Longtemps représenté par Magali Berdah – comme celles qui ont affirmé avoir subi des agressions -, Illan Castronovo a pu bénéficier d’un soutien sans faille de son ex-agente. Alors quand Nathanya Sion raconte sur le plateau de Sam Zirah (YouTuber spécialiste de la télé-réalité) qu’il s’est “masturbé à côté [d’elle]” après qu’elle l’ait repoussé plusieurs fois, Magali Berdah conseille en privée à sa “protégée” de se taire : “Là chérie, tu vois, tu dévoiles des trucs sur les réseaux sociaux, tu parles de branlette, ce n’est pas joli pour nous. Laisse-le dans sa merde, tu n’as pas besoin d’aller employer des propos comme ça sur les réseaux sociaux. […] Ça saoule et ce n’est pas beau pour ton image,” entend-t-on sur un vocal dévoilé par Nathanya. Si, depuis, Illan Castronovo a disparu du petit écran, le jeune homme cartonne sur TikTok et s’apprête à combattre lors du prochain événement Influence Fight Club, un club de MMA ultra-médiatisé rassemblant des personnalités des réseaux sociaux sur un ring. Son adversaire ? Marvin Tillière, condamné en 2021 à six mois de prison avec sursis probatoire pendant deux ans pour harcèlement et menaces de mort à l’encontre de son ex, l’ancienne candidate Maeva Martinez, ainsi qu’au versement de 13 500 euros à la plaignante pour préjudice d’image, préjudice moral et pour ses frais d’avocat. L’un des rares cas médiatiques de justice rendue envers une ancienne candidate de télévision, qui n’a pourtant pas empêché le jeune homme de revenir sur le devant de la scène. 
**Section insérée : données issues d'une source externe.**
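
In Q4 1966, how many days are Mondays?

1966-10-01 is a Saturday.
That's 92 days from start to end, counting both.
92 = 7 × 13 + 1, so there are 13 full weeks plus 1 extra day.
Each full week contributes one Monday: 13 so far.
The 1 extra day is Sat — none qualify.
Total: 13 + 0 = 13.

13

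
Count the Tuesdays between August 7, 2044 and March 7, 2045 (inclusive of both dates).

August 7, 2044 is a Sunday.
That's 213 days from start to end, counting both.
213 = 7 × 30 + 3, so there are 30 full weeks plus 3 extra days.
Each full week contributes one Tuesday: 30 so far.
The 3 extra days are Sunday, Monday, Tuesday — 1 of them qualifies.
Total: 30 + 1 = 31.

31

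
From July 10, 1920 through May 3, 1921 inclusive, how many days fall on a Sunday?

July 10, 1920 is a Saturday.
The range spans 298 days (inclusive of both endpoints).
298 = 7 × 42 + 4, so there are 42 full weeks plus 4 extra days.
Each full week contributes one Sunday: 42 so far.
The 4 extra days are Sat, Sun, Mon, Tue — 1 of them qualifies.
Total: 42 + 1 = 43.

43 Sundays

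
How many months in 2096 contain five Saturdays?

A month has five Saturdays exactly when Saturday falls within its first (length − 28) days.
Jan: 31 days, starts Sun → 5 of Sun, Mon, Tue
Feb: 29 days, starts Wed → 5 of Wed
Mar: 31 days, starts Thu → 5 of Thu, Fri, Sat ✓
Apr: 30 days, starts Sun → 5 of Sun, Mon
May: 31 days, starts Tue → 5 of Tue, Wed, Thu
Jun: 30 days, starts Fri → 5 of Fri, Sat ✓
Jul: 31 days, starts Sun → 5 of Sun, Mon, Tue
Aug: 31 days, starts Wed → 5 of Wed, Thu, Fri
Sep: 30 days, starts Sat → 5 of Sat, Sun ✓
Oct: 31 days, starts Mon → 5 of Mon, Tue, Wed
Nov: 30 days, starts Thu → 5 of Thu, Fri
Dec: 31 days, starts Sat → 5 of Sat, Sun, Mon ✓
Months with five Saturdays: Mar, Jun, Sep, Dec.

4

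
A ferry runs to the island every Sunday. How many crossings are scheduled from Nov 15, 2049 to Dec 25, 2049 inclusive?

Nov 15, 2049 is a Monday.
That's 41 days from start to end, counting both.
41 = 7 × 5 + 6, so there are 5 full weeks plus 6 extra days.
Each full week contributes one Sunday: 5 so far.
The 6 extra days are Mon, Tue, Wed, Thu, Fri, Sat — none qualify.
Total: 5 + 0 = 5.

5 Sundays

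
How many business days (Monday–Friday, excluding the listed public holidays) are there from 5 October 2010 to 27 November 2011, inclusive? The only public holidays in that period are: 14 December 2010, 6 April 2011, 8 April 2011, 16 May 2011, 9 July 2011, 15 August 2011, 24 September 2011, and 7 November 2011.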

Également convié à ce fameux combat, Julien Bert, reconnu coupable de violences conjugales et d’abus de biens sociaux envers son ex-compagne, l’ancienne candidate Hilona Gos (il a depuis fait appel, ndlr), a décliné. En effet, il serait « en tournage à Bali », comme l’a révélé Illan Castronovo (encore lui) sur le live de Bastos, un ancien candidat reconverti en streameur. Bali, où un seul tournage se déroule actuellement : celui de La Villa des Coeurs Brisés. Une rumeur démentie par Bastos qui s’est entretenu avec la production : “J’ai eu le boss de la boîte de prod qui produit La Villa des Coeurs Brisés et la productrice. Et ces deux personnes m’ont dit ‘il n’y a absolument aucun moyen pour que Julien Bert soit sur le tournage.’ Est ce que la prod me ment et, à cause de notre live, aurait finalement dit à Julien Bert ‘Non, on peut pas le faire’, mais ils en avaient l’intention ?,” questionne le streameur. Une chose est sûre : ce ne serait pas la première fois que Julien Bert apparaîtrait en télé après des agressions (filmées et diffusées). En 2013, il jette des cailloux sur sa copine de l’époque, Manon Marsault, et l’oblige à dormir dehors alors qu’elle est malade. En 2017, il met son sexe sur le visage de Fred, une candidate non consentante, avant d’être épinglé par le CSA. La même année, il insulte, harcèle, humilie et jette une éponge au visage de Nelly, une candidate des Anges avec qui il partage l’écran, la poussant à quitter l’émission. Tout ça ne l’empêchera pas de tourner plus de 10 aventures entre 2013 et 2022.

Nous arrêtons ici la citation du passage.